To build on these intriguing insights, future studies must analyse the reprogramming of mature cell types in a larger cohort of donors. This will be necessary to better understand to what extent epigenetic variance is brought about by differing reprogramming techniques. Testing alternative transcription-factor cocktails may also improve iPS cell quality — it has been found that the combinations or relative amounts of transcription factors used during the generation of mouse iPS cells influence the cells' epigenetic properties10.
Importantly, one possible explanation for the improved reprogramming outcome observed with SCNT is that the protocol routinely involves using inhibitors of the enzyme histone deacetylase, which facilitate reprogramming by preventing the removal of certain epigenetic marks and so promoting chromosome decompaction. Finally, it will be interesting to test whether recently devised11 non-conventional cell-growth conditions (which alter the epigenetic state of human pluripotent cells, leading them to adopt a more naive state) might alleviate certain defects.

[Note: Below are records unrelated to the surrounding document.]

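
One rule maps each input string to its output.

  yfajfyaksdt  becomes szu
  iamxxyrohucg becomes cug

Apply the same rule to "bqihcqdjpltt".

vkc

Each output is the input with this applied: shift every letter 6 places backward in the alphabet (wrapping around), then keep only the first 3 characters.
So "bqihcqdjpltt" becomes "vkc".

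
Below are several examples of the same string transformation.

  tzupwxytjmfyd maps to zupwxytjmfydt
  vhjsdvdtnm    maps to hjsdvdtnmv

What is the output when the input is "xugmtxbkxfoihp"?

ugmtxbkxfoihpx

The pattern: move the first character to the end.
"xugmtxbkxfoihp" → "ugmtxbkxfoihpx".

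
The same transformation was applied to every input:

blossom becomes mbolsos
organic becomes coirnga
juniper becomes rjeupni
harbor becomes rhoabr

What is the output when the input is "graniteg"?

ggertain

What's happening: reverse the string, then take characters alternately from the front and the back (1st, last, 2nd, 2nd-last, ...).
Working it through for "graniteg": intermediate "getinarg", final "ggertain".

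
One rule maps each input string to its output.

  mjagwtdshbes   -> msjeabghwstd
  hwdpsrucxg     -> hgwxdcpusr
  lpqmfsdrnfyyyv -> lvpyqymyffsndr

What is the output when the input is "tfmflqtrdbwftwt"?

ttfwmtfflwqbtdr

What's happening: take characters alternately from the front and the back (1st, last, 2nd, 2nd-last, ...).
So "tfmflqtrdbwftwt" becomes "ttfwmtfflwqbtdr".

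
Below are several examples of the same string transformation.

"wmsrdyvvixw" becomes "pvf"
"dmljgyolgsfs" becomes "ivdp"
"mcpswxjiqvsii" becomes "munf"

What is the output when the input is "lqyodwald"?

The transformation: shift every letter 3 places backward in the alphabet (wrapping around), then keep one character in every 3, starting at position 3 (positions 3rd, 6th, 9th, ...).
On "lqyodwald" that produces "vta".

vta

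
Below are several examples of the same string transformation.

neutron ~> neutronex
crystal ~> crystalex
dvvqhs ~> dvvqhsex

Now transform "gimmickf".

gimmickfex

The transformation: append "ex".
On "gimmickf" that produces "gimmickfex".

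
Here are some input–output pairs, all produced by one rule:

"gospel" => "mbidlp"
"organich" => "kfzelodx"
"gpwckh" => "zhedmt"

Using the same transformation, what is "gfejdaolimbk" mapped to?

lifjyhdcbgax

Looking at the pairs, the operation is to swap the front and back halves of the string, then shift every letter 3 places backward in the alphabet (wrapping around).
Starting from "gfejdaolimbk": after the first operation, "olimbkgfejda"; after the second, "lifjyhdcbgax".
(Check on "gpwckh": → "ckhgpw" → "zhedmt" ✓)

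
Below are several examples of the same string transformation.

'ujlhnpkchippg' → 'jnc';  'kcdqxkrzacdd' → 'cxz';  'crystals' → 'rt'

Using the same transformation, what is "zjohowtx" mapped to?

jo

Each output is the input with this applied: keep one character in every 3, starting at position 2 (positions 2nd, 5th, 8th, ...), then delete the last character.
"zjohowtx" → "jox" → "jo".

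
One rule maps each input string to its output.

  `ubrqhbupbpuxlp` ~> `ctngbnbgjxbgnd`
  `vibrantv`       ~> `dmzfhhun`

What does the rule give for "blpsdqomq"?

epcaycnxb

The rule is to shift every letter 12 places forward in the alphabet (wrapping around), then move the first 3 characters to the end (rotate left by 3).
Starting from "blpsdqomq": after the first operation, "nxbepcayc"; after the second, "epcaycnxb".
(Check on "vibrantv": → "hundmzfh" → "dmzfhhun" ✓)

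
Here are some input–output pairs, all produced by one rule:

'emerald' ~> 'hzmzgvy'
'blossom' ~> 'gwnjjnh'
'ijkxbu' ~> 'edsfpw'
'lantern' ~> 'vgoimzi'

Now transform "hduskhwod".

ycnpcfjry

Looking at the pairs, the operation is to shift every letter 5 places backward in the alphabet (wrapping around), then swap each adjacent pair of characters (1↔2, 3↔4, ...).
For "hduskhwod", step one produces "cypnfcrjy"; step two turns that into "ycnpcfjry".
(Check on "lantern": → "gviozmi" → "vgoimzi" ✓)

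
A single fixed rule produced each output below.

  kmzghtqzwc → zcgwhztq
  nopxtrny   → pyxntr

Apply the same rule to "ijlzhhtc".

lczthh

The pattern: delete the first 2 characters, then take characters alternately from the front and the back (1st, last, 2nd, 2nd-last, ...).
Working it through for "ijlzhhtc": intermediate "lzhhtc", final "lczthh".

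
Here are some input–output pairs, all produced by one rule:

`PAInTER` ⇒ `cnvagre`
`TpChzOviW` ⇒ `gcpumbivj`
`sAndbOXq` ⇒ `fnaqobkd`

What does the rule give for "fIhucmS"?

Rule — shift every letter 13 places forward in the alphabet (wrapping around) — i.e. ROT13, then convert every letter to lowercase.
"fIhucmS" → "sVuhpzF" → "svuhpzf".

svuhpzf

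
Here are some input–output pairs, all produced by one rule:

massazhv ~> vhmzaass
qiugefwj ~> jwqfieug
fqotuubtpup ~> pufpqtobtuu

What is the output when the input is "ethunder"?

reedtnhu

The pattern: move the last character to the front, then take characters alternately from the front and the back (1st, last, 2nd, 2nd-last, ...).
Working it through for "ethunder": intermediate "rethunde", final "reedtnhu".
(Check on "fqotuubtpup": → "pfqotuubtpu" → "pufpqtobtuu" ✓)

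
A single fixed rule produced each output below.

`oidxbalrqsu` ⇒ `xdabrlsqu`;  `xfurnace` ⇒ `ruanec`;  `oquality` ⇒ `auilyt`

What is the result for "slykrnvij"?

kynrivj

Rule — delete the first 2 characters, then swap each adjacent pair of characters (1↔2, 3↔4, ...).
Applying both steps to "slykrnvij": "ykrnvij", then "kynrivj".
(Check on "oquality": → "uality" → "auilyt" ✓)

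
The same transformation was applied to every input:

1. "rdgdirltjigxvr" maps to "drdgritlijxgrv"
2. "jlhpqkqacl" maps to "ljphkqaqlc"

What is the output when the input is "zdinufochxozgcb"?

dznifucoxhzocgb

The transformation: swap each adjacent pair of characters (1↔2, 3↔4, ...).
So "zdinufochxozgcb" becomes "dznifucoxhzocgb".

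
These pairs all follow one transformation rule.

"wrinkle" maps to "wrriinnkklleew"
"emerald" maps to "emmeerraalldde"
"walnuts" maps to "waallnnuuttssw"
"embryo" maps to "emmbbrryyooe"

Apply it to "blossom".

Rule — double every character, then move the first character to the end.
Working it through for "blossom": intermediate "bblloossssoomm", final "blloossssoommb".
(Check on "embryo": → "eemmbbrryyoo" → "emmbbrryyooe" ✓)

blloossssoommb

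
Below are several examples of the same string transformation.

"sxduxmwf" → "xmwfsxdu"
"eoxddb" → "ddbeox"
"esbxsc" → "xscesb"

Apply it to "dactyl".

The transformation: swap the front and back halves of the string.
So "dactyl" becomes "tyldac".

tyldac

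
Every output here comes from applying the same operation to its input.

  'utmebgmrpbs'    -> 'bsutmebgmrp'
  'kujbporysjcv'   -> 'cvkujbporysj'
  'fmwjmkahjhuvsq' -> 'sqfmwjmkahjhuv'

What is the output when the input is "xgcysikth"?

The pattern: move the last 2 characters to the front (rotate right by 2).
Doing the same to "xgcysikth": "thxgcysik".

thxgcysik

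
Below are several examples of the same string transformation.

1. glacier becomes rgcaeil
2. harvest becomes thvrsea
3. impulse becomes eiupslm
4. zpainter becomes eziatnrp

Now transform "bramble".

ebmalbr

Looking at the pairs, the operation is to swap each adjacent pair of characters (1↔2, 3↔4, ...), then swap the first and last characters.
Working it through for "bramble": intermediate "rbmalbe", final "ebmalbr".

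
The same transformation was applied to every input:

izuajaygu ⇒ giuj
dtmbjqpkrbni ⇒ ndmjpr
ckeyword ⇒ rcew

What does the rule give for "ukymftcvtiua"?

Rule — move the last 3 characters to the front (rotate right by 3), then keep every other character starting from the second (positions 2nd, 4th, 6th, ...).
Working it through for "ukymftcvtiua": intermediate "iuaukymftcvt", final "uuyfct".

uuyfct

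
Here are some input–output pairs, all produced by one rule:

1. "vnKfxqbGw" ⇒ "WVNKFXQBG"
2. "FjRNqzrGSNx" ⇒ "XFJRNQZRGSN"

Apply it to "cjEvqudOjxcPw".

The transformation: move the last character to the front, then convert every letter to uppercase.
On "cjEvqudOjxcPw": the first step gives "wcjEvqudOjxcP", and the second then gives "WCJEVQUDOJXCP".

WCJEVQUDOJXCP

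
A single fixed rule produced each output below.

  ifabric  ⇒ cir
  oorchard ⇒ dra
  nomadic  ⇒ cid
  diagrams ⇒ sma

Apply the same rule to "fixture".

eru

Each output is the input with this applied: reverse the string, then keep only the first 3 characters.
Starting from "fixture": after the first operation, "erutxif"; after the second, "eru".
(Check on "ifabric": → "cirbafi" → "cir" ✓)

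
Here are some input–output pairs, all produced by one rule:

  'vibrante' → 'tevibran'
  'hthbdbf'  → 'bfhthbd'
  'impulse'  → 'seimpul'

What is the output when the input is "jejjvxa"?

xajejjv

In each case the input is transformed by: move the last 2 characters to the front (rotate right by 2).
For "jejjvxa" the result is "xajejjv".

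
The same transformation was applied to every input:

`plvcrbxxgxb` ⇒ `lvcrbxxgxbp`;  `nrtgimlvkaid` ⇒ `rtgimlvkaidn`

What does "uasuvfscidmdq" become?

asuvfscidmdqu

What's happening: move the first character to the end.
"uasuvfscidmdq" → "asuvfscidmdqu".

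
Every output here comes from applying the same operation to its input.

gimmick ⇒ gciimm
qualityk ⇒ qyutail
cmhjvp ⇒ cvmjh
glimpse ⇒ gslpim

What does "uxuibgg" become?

ugxbui

Looking at the pairs, the operation is to delete the last character, then take characters alternately from the front and the back (1st, last, 2nd, 2nd-last, ...).
Applying that to "uxuibgg" gives "ugxbui".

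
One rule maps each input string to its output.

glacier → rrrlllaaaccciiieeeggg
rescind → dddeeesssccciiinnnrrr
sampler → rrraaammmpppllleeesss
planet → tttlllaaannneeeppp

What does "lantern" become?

nnnaaannnttteeerrrlll

Each output is the input with this applied: swap the first and last characters, then repeat every character 3 times.
For "lantern", step one produces "nanterl"; step two turns that into "nnnaaannnttteeerrrlll".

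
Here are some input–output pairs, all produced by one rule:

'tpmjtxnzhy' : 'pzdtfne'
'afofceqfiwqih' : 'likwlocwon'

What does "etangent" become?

tmktz

The transformation: delete the first 3 characters, then shift every letter 6 places forward in the alphabet (wrapping around).
Applying both steps to "etangent": "ngent", then "tmktz".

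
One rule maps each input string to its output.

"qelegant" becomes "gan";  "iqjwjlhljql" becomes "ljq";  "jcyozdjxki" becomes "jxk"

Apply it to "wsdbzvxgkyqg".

kyq

The pattern: delete the last character, then keep only the last 3 characters.
Working it through for "wsdbzvxgkyqg": intermediate "wsdbzvxgkyq", final "kyq".
(Check on "jcyozdjxki": → "jcyozdjxk" → "jxk" ✓)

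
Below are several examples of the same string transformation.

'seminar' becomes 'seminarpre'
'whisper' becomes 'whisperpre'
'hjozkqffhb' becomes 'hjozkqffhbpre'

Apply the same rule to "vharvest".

vharvestpre

The transformation: append "pre".
"vharvest" → "vharvestpre".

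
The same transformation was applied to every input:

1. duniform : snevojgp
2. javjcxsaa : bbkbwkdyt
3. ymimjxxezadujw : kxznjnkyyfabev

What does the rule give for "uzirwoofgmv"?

What's happening: move the last 2 characters to the front (rotate right by 2), then shift every letter 1 place forward in the alphabet (wrapping around).
For "uzirwoofgmv", step one produces "mvuzirwoofg"; step two turns that into "nwvajsxppgh".

nwvajsxppgh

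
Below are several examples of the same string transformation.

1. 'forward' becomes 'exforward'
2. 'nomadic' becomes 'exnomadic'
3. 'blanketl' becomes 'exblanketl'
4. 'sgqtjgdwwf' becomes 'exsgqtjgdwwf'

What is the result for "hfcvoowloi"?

In each case the input is transformed by: prepend "ex".
For "hfcvoowloi" the result is "exhfcvoowloi".

exhfcvoowloi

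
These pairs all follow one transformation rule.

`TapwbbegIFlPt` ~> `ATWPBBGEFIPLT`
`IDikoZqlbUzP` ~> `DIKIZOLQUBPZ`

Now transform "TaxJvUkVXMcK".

Each output is the input with this applied: swap each adjacent pair of characters (1↔2, 3↔4, ...), then convert every letter to uppercase.
"TaxJvUkVXMcK" → "ATJXUVVKMXKC".

ATJXUVVKMXKC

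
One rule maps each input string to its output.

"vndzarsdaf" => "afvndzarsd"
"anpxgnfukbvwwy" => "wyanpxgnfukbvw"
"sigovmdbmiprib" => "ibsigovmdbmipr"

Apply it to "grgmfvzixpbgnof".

ofgrgmfvzixpbgn

In each case the input is transformed by: move the last 2 characters to the front (rotate right by 2).
So "grgmfvzixpbgnof" becomes "ofgrgmfvzixpbgn".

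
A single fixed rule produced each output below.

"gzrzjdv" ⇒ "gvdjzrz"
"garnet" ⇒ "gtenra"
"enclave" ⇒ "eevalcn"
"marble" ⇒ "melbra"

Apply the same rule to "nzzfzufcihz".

The rule is to reverse the string, then move the last character to the front.
"nzzfzufcihz" → "nzhicfuzfzz".

nzhicfuzfzz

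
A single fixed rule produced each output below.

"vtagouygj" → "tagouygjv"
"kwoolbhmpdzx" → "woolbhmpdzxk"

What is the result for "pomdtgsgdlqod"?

omdtgsgdlqodp

The transformation: move the first character to the end.
On "pomdtgsgdlqod" that produces "omdtgsgdlqodp".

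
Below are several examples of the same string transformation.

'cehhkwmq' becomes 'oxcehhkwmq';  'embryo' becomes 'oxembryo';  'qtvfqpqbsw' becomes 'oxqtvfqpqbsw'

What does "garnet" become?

oxgarnet

The rule is to prepend "ox".
For "garnet" the result is "oxgarnet".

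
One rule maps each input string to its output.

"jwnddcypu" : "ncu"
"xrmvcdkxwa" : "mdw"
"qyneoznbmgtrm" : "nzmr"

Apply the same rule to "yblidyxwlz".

The pattern: keep one character in every 3, starting at position 3 (positions 3rd, 6th, 9th, ...).
"yblidyxwlz" → "lyl".

lyl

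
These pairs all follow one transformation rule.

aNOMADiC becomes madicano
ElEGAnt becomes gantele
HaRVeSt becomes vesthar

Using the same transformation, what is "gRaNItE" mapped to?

nitegra

Rule — move the first 3 characters to the end (rotate left by 3), then convert every letter to lowercase.
On "gRaNItE": the first step gives "NItEgRa", and the second then gives "nitegra".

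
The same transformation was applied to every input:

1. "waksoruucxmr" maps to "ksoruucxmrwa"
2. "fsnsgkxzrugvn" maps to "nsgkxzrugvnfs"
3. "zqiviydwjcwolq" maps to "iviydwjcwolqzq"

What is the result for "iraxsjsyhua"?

axsjsyhuair

Looking at the pairs, the operation is to move the first 2 characters to the end (rotate left by 2).
So "iraxsjsyhua" becomes "axsjsyhuair".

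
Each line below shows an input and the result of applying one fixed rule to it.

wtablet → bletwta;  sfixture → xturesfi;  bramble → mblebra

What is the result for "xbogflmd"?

gflmdxbo

Each output is the input with this applied: move the first 3 characters to the end (rotate left by 3).
So "xbogflmd" becomes "gflmdxbo".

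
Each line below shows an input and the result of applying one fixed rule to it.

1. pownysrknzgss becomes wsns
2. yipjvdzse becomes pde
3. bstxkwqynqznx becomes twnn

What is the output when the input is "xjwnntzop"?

Looking at the pairs, the operation is to keep one character in every 3, starting at position 3 (positions 3rd, 6th, 9th, ...).
Applying that to "xjwnntzop" gives "wtp".

wtp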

In summary, there is an abundance of factors that can be used to reprogram cells and expand them in vitro, and each can influence the epigenetic and functional properties of reprogrammed cells in distinct ways. This complexity disrupts simplistic attempts to define and obtain 'perfect' stem cells. Ma and colleagues' valuable findings may prompt scientists and clinicians to redefine their quest for perfection as a hunt for the adequate, cost-effective and safe.